MADISON — Wisconsin regulators have given preliminary approval for a controversial power line project through southwest Wisconsin. Members of the Public Service Commission voted unanimously Tuesday to authorize construction of Cardinal-Hickory Creek, a high-voltage transmission line between Dubuque and Middleton that is expected to cost more than $500 million.
The three commissioners, appointed by both Republican and Democratic governors, agreed the line will save money for Wisconsin ratepayers while providing access to cheap, clean wind energy from states to the west.
Acknowledging the difficulty of the decision, Chairwoman Rebecca Valcq said the line will be “a cornerstone” to making the transition from fossil fuels to a clean energy grid.
“I believe the project will provide value to Wisconsin at a reasonable cost,” Valcq said. “Not only will the project enhance reliability; it will provide access to cheaper and cleaner energy.”
Commissioner Mike Huebsch said the decision was difficult and may be the most important the Commission makes this year.
“The economic and reliability benefits outweigh the costs,” Huebsch said. “This project is the best option to provide safe, reliable and affordable energy to meet the needs of our state and provide access to low-cost renewables.”
Commissioner Ellen Nowak said “the risks of not approving this line outweigh the risks of denial,” echoing comments of fellow commissioners.
The Commission is expected to issue a final written order in September, which could be subject to appeal.
A joint venture of ATC, ITC Midwest and Dairyland Power Cooperative, the line will follow a roughly 100-mile route through Cassville, Montfort, Dodgeville and Mount Horeb, primarily along highway corridors.
The costs will be passed on to ratepayers in 12 states, with about $67 million falling to Wisconsin.
The utilities and clean energy advocates said numerous existing and planned wind and solar projects are depending on the line to deliver their full output.
They argued the line will deliver between $23 million and $350 million in net benefits to Wisconsin under “the most plausible” future scenarios studied. In the worst-case scenario, they said, it would cost Wisconsin customers $25 million over 40 years to relieve congestion that is keeping wholesale energy prices higher than in neighboring states.
The utilities praised the Commission decision, saying it will ensure a “reliable, safe transmission system” while supporting renewable resources in a “changing energy environment.” The case drew unprecedented interest, with more than 50 groups and individuals participating in the evaluation process, which drew hundreds of public comments, almost all of them opposed to the line.
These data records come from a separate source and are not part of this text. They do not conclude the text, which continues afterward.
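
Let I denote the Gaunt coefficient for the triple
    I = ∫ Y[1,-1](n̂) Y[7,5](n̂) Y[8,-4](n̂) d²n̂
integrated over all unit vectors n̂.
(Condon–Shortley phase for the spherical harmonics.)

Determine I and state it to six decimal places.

m-sum 0 ✓  L=16 even ✓  6≤8≤8 ✓
Π(2lᵢ+1) = 3×15×17 = 765
triangle coeff Δ(1,7,8) = 1/2040
Σ_t [0,0]: t=0:+1/25401600 = 1/25401600
(3j)²=8/255 [(1 7 8; 0 0 0)], sign=+1
Σ_t [0,0]: t=0:+1/1916006400 = 1/1916006400
(3j)²=1/340 [(1 7 8; -1 5 -4)], sign=+1
⇒ 4πI² = 6/85
I = (+1)√(6/85/(4π)) = 0.07494820

0.074948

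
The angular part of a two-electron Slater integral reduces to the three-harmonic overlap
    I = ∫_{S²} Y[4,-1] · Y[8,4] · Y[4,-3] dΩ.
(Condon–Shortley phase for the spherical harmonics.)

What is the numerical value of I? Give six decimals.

0.188506

Rules hold: Σm=0, L=16 even, 4≤4≤12.
N = 9·17·9 = 1377
Δ = 8!·0!·8!/17! = 1/218790
Racah Σ t=4..4: t=4:+1/331776 = 1/331776
⇒ 3j(4 8 4; 0 0 0)² = 490/21879, sgn +1
Racah Σ t=5..5: t=5:−1/3628800 = -1/3628800
⇒ 3j(4 8 4; -1 4 -3)² = 16/1105, sgn +1
4πI² = N·(3j₀)²·(3jₘ)² = 14112/31603
I = +1·√(0.44654/4π) = 0.18850601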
Opponents — including conservation groups, the Citizens Utility Board, Dane and Iowa counties and local governments along the route — questioned the public value, saying it would enable little new renewable energy, damage important conservation areas, and result in minimal ratepayer savings.
Dave Clutter, executive director of the Driftless Area Land Conservancy, said the Commission staff had identified more economical alternatives.
“I thought we won on the merits of the case,” he said. “It’s a little shocking.”
George Meyer, executive director of the Wisconsin Wildlife Federation, said the construction and maintenance of the towers would have “significant and undue adverse impacts on environmental values, including land and water resources.”
Meyer said the WWF would continue to challenge the line at other state and federal agencies and if necessary in the courts.
The project will also require approval from the federal Fish and Wildlife Service and U.S. Army Corps of Engineers in order to cross the Upper Mississippi River National Wildlife and Fish Refuge as well as the Iowa Utilities Board.
Cardinal-Hickory Creek is the 17th transmission line the PSC has approved in the past decade and pushes the combined costs to over $2.3 billion. It is the fourth new line through western Wisconsin approved since 2009 and the last since Badger Coulee, a $535 million project connecting Holmen and Middleton that was unsuccessfully challenged in the courts.
According to PSC records dating back to the 1970s, the Commission has never rejected a utility application to build a transmission line.
Spring Green resident Betsy D’Angelo said she was shocked by the decision in light of the hundreds of people who spoke against the project during public hearings this summer, which she called “an excellent example of public involvement.”
“I always knew it was David and Goliath,” she said. “I started having hope. I’m devastated.”